Toplum dil, din, mezhep ve kültür olarak hızla benzerleşirken, uygulanan hiyerarşi sistemi nedeniyle birbirlerine ve devletlerine hızla yabancılaşıyordu. Hiyerarşi şemasının en üstünde yer alan soylularla, asker ve sivil memurlar İspanya’da doğmuşlar yani Amerika’ya sonradan gönderilmişlerdi. Amerika onlar için sürgün yeriydi.
Bu coğrafyanın kalkınması, gelişmesi gibi hedefleri yoktu. Hedefleri, çok vergi toplayarak kralın gözüne girmek ve İspanya’da üst düzey görevlere terfi etmekti. İspanyol tüccarların amaçları, kısa sürede zengin olmaktı. Eğer Amerika’da uzun süre kalırlarsa ve burada çocukları olursa, çocukları İspanyol değil kreol olacak yani dışlanacaktı. Kreoller, İspanyollar tarafından dışlandığından ya kendi aralarında ya da melezlerle evleniyor, böylece toplumun alt katmanlarında yer alan melezler çoğalıyordu. Kölelerin koşulları çok kötü olduğundan, isyanlar birbirini takip ediyordu. Fakat kölelerle, yerlilerde İspanyollarla başa çıkabilecek silah, mermi ve mühimmat yoktu.
İsyanlarda onbinlerce insan öldüğünden halk katmanları hem birbirlerine hem de İspanya’ya karşı düşmanlaşıyordu. Amerika’nın, İngiltere’den bağımsızlığını kazanması ve hemen ardından gelen Fransız devrimi, İspanya Amerika’sında özellikle kreollerde bağımsızlık ve cumhuriyet fikirlerinin yerleşmesine yol açtı. Amerika’daki kolonilerin, süper güç olan İngiltere’yi alt etmesi, Latin Amerikalılara umut verdi. İspanya, Amerika’yı iliklerine kadar sömürüyordu. Kaynaklar, Amerika’da kalsa Amerikan halkı zengin olurdu.

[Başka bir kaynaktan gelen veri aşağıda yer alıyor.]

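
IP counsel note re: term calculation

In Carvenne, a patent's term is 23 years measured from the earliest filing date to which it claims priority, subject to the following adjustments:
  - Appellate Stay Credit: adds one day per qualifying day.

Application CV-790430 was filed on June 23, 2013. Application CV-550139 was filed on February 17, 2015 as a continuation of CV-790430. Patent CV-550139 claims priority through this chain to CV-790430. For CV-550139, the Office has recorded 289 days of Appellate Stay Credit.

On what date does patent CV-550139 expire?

Earliest priority filing: 23 June 2013.
Base term: 23 June 2013 + 23 years → 23 June 2036.
Appellate Stay Credit: +289 days → 8 April 2037.

2037-04-08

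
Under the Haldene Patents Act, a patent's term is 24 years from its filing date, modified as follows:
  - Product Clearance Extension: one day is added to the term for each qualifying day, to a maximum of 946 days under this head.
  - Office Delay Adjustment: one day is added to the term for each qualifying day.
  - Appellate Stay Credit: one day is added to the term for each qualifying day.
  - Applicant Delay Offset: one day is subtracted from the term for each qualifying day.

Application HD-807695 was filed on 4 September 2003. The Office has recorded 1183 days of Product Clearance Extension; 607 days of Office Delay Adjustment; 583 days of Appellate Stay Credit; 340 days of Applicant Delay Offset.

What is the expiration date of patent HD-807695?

Base term: filing date + 24 years → 4 September 2027.
Product Clearance Extension: 1183 days claimed exceeds the 946-day cap, so +946 days → 7 April 2030.
Office Delay Adjustment: +607 days → 5 December 2031.
Appellate Stay Credit: +583 days → 10 July 2033.
Applicant Delay Offset: −340 days → 4 August 2032.

August 4, 2032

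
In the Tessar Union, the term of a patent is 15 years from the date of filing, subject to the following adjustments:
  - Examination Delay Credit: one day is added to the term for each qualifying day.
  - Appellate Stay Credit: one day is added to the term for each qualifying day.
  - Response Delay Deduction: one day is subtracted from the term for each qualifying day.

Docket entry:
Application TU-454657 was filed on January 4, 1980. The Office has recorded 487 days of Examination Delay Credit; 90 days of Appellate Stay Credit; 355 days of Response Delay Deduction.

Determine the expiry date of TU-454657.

1995-08-14

Base term: filing date + 15 years → 4 January 1995.
Examination Delay Credit: +487 days → 5 May 1996.
Appellate Stay Credit: +90 days → 3 August 1996.
Response Delay Deduction: −355 days → 14 August 1995.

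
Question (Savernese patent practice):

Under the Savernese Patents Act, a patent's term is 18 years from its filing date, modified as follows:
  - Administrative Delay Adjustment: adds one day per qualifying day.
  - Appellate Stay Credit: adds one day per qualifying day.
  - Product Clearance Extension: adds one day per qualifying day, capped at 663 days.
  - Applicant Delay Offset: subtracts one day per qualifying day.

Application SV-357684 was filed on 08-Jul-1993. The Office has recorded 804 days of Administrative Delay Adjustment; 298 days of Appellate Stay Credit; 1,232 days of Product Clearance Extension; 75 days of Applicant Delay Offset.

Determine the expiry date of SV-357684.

Base term: filing date + 18 years → 8 July 2011.
Administrative Delay Adjustment: +804 days → 19 September 2013.
Appellate Stay Credit: +298 days → 14 July 2014.
Product Clearance Extension: 1232 days claimed exceeds the 663-day cap, so +663 days → 7 May 2016.
Applicant Delay Offset: −75 days → 22 February 2016.

February 22, 2016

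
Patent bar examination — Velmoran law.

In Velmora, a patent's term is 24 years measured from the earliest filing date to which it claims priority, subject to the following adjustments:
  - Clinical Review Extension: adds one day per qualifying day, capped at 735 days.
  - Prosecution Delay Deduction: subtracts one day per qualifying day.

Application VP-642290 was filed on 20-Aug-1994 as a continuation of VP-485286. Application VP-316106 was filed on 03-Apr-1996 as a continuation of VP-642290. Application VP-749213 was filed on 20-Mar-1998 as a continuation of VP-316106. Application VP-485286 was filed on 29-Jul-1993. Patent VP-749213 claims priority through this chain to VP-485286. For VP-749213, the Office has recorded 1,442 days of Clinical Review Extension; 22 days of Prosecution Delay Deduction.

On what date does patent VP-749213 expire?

Earliest priority filing: 29 July 1993.
Base term: 29 July 1993 + 24 years → 29 July 2017.
Clinical Review Extension: 1442 days claimed exceeds the 735-day cap, so +735 days → 3 August 2019.
Prosecution Delay Deduction: −22 days → 12 July 2019.

July 12, 2019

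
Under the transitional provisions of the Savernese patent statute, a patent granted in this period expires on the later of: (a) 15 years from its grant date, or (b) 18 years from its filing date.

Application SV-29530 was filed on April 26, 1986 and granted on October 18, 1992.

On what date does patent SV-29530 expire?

(a) grant + 15 years → 18 October 2007.
(b) filing + 18 years → 26 April 2004.
Later of the two: 18 October 2007.

2007-10-18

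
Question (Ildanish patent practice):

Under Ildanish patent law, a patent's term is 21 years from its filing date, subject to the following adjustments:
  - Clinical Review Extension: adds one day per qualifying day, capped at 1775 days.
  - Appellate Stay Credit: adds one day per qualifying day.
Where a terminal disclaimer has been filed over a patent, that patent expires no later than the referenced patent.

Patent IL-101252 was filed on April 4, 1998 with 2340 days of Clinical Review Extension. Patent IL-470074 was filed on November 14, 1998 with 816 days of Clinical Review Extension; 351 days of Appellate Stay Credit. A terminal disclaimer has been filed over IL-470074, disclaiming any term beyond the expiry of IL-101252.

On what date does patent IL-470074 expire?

2023-01-24

Natural term of IL-470074:
  Base: filing + 21 years → 14 November 2019.
  Clinical Review Extension: 816 days (within the 1775-day cap) → +816 days → 7 February 2022.
  Appellate Stay Credit: +351 days → 24 January 2023.
Expiry of referenced patent IL-101252:
  Base: filing + 21 years → 4 April 2019.
  Clinical Review Extension: 2340 days claimed exceeds the 1775-day cap, so +1775 days → 12 February 2024.
Terminal disclaimer: IL-470074 expires on the earlier of 24 January 2023 and 12 February 2024.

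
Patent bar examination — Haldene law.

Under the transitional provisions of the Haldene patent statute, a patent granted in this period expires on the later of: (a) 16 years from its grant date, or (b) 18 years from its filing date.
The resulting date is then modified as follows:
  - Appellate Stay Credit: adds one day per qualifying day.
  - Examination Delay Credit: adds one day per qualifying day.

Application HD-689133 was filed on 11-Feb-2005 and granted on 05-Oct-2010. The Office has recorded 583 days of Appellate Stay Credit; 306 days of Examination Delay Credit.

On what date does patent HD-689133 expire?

(a) grant + 16 years → 5 October 2026.
(b) filing + 18 years → 11 February 2023.
Later of the two: 5 October 2026.
Appellate Stay Credit: +583 days → 10 May 2028.
Examination Delay Credit: +306 days → 12 March 2029.

March 12, 2029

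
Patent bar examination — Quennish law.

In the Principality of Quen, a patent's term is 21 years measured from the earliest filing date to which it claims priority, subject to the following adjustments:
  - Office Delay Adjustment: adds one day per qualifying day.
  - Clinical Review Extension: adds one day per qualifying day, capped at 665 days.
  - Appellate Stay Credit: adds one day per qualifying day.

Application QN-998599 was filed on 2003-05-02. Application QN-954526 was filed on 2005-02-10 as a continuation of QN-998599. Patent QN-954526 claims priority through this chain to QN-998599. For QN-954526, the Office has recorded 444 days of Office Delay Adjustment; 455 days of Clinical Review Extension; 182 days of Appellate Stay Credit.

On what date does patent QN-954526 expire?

Earliest priority filing: 2 May 2003.
Base term: 2 May 2003 + 21 years → 2 May 2024.
Office Delay Adjustment: +444 days → 20 July 2025.
Clinical Review Extension: 455 days (within the 665-day cap) → +455 days → 18 October 2026.
Appellate Stay Credit: +182 days → 18 April 2027.

April 18, 2027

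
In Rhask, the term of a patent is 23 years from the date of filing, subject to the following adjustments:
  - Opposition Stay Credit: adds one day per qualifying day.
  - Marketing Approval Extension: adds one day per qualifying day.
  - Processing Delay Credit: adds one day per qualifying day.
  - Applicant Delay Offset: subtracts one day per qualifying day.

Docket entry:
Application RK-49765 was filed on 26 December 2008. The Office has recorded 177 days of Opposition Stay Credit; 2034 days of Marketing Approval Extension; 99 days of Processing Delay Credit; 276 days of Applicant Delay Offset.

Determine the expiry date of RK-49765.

Base term: filing date + 23 years → 26 December 2031.
Opposition Stay Credit: +177 days → 20 June 2032.
Marketing Approval Extension: +2034 days → 14 January 2038.
Processing Delay Credit: +99 days → 23 April 2038.
Applicant Delay Offset: −276 days → 21 July 2037.

2037-07-21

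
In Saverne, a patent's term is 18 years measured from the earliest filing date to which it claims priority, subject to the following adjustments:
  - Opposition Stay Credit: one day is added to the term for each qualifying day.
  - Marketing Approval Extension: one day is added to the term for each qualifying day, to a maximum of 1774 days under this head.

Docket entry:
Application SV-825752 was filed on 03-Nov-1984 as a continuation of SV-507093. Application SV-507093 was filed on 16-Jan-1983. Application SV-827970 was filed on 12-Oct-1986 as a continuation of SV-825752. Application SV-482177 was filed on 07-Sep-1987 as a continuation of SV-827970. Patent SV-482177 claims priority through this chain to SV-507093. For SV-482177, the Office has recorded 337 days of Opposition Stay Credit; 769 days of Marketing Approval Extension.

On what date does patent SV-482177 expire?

2004-01-27

Earliest priority filing: 16 January 1983.
Base term: 16 January 1983 + 18 years → 16 January 2001.
Opposition Stay Credit: +337 days → 19 December 2001.
Marketing Approval Extension: 769 days (within the 1774-day cap) → +769 days → 27 January 2004.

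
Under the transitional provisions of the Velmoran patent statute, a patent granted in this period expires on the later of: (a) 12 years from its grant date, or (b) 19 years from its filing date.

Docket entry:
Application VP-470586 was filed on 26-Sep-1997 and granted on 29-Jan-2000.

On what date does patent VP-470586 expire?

(a) grant + 12 years → 29 January 2012.
(b) filing + 19 years → 26 September 2016.
Later of the two: 26 September 2016.

September 26, 2016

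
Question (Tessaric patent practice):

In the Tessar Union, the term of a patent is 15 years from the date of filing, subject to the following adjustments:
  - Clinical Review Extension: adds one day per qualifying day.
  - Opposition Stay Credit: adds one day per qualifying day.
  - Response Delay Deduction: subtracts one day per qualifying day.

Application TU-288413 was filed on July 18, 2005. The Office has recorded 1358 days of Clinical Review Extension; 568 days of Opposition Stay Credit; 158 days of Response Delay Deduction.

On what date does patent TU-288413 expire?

Base term: filing date + 15 years → 18 July 2020.
Clinical Review Extension: +1358 days → 6 April 2024.
Opposition Stay Credit: +568 days → 26 October 2025.
Response Delay Deduction: −158 days → 21 May 2025.

2025-05-21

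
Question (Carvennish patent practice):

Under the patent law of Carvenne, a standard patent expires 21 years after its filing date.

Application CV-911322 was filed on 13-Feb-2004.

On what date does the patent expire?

Filing date + 21 years → 13 February 2025.

2025-02-13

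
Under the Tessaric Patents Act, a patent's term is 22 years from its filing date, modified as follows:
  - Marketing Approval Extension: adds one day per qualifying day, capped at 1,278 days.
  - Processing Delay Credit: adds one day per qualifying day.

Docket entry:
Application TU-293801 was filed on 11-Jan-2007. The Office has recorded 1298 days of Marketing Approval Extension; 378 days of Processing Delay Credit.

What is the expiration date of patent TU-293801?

July 25, 2033

Base term: filing date + 22 years → 11 January 2029.
Marketing Approval Extension: 1298 days claimed exceeds the 1278-day cap, so +1278 days → 12 July 2032.
Processing Delay Credit: +378 days → 25 July 2033.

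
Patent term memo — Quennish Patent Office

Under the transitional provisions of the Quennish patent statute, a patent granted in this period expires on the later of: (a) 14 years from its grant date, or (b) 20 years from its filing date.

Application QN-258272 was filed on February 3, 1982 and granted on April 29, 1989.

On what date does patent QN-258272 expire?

2003-04-29

(a) grant + 14 years → 29 April 2003.
(b) filing + 20 years → 3 February 2002.
Later of the two: 29 April 2003.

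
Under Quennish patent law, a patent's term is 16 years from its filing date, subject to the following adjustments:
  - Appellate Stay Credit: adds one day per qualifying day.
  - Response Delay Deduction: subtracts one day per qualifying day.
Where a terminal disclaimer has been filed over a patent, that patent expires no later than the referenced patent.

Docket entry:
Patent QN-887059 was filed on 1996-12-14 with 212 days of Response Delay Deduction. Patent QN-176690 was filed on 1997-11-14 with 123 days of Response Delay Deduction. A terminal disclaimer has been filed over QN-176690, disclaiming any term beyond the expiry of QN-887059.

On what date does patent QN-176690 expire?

Natural term of QN-176690:
  Base: filing + 16 years → 14 November 2013.
  Response Delay Deduction: −123 days → 14 July 2013.
Expiry of referenced patent QN-887059:
  Base: filing + 16 years → 14 December 2012.
  Response Delay Deduction: −212 days → 16 May 2012.
Terminal disclaimer: QN-176690 expires on the earlier of 14 July 2013 and 16 May 2012.

2012-05-16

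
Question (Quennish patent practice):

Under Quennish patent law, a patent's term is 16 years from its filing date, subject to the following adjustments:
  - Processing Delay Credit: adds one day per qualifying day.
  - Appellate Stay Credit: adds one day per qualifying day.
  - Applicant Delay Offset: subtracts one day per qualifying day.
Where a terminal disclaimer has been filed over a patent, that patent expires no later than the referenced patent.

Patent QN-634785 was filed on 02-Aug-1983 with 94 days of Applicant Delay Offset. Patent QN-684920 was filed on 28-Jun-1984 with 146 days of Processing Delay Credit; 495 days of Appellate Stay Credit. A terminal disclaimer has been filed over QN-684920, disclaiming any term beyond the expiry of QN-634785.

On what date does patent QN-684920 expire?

Natural term of QN-684920:
  Base: filing + 16 years → 28 June 2000.
  Processing Delay Credit: +146 days → 21 November 2000.
  Appellate Stay Credit: +495 days → 31 March 2002.
Expiry of referenced patent QN-634785:
  Base: filing + 16 years → 2 August 1999.
  Applicant Delay Offset: −94 days → 30 April 1999.
Terminal disclaimer: QN-684920 expires on the earlier of 31 March 2002 and 30 April 1999.

April 30, 1999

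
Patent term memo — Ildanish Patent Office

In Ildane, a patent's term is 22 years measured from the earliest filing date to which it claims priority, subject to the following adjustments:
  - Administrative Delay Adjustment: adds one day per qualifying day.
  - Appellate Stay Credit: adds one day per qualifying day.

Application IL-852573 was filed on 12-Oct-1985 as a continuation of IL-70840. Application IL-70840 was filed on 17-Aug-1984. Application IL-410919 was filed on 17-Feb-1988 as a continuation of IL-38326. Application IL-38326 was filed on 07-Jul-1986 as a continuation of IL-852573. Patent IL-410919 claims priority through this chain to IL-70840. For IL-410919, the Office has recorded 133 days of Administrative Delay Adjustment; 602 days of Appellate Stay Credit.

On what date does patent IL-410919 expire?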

Kreoller, Amerika’yı yönetiyorlardı, zengindiler ama itibarları yoktu. Cumhuriyet kurulursa herkes eşit olacaktı, zenginlikler Amerika’da kalacaktı. Bu nedenlerle cumhuriyet ve bağımsızlık fikirleri tüm toplum katmanlarında yayıldı. Fransız ordularının İspanya’yı işgali ve Napolyon’un kardeşini kral ilan etmesi ayrılıkçılara uygun koşulları sağladı. İspanya Amerikası’nın her yerinde, birbirinden bağımsız cuntalar kuran cumhuriyetçiler, mücadeleyi kısa sürede bağımsızlık savaşına dönüştürdüler.
Portekiz’in Brezilya’yı sömürgeleştirme süreci, Pedro Alvaraz Cabral isimli kaptanın 1500 yılında, Hindistan’a gitmek isterken, rüzgâr nedeniyle sürüklenip Brezilya kıyılarına çıkmasıyla başladı. Portekiz, 1530 yılında donanma göndererek işgali başlattı. Yerliler köleleştirildi, Portekiz Afrikası’ndan köleleştirilen Afrikalılar getirildi.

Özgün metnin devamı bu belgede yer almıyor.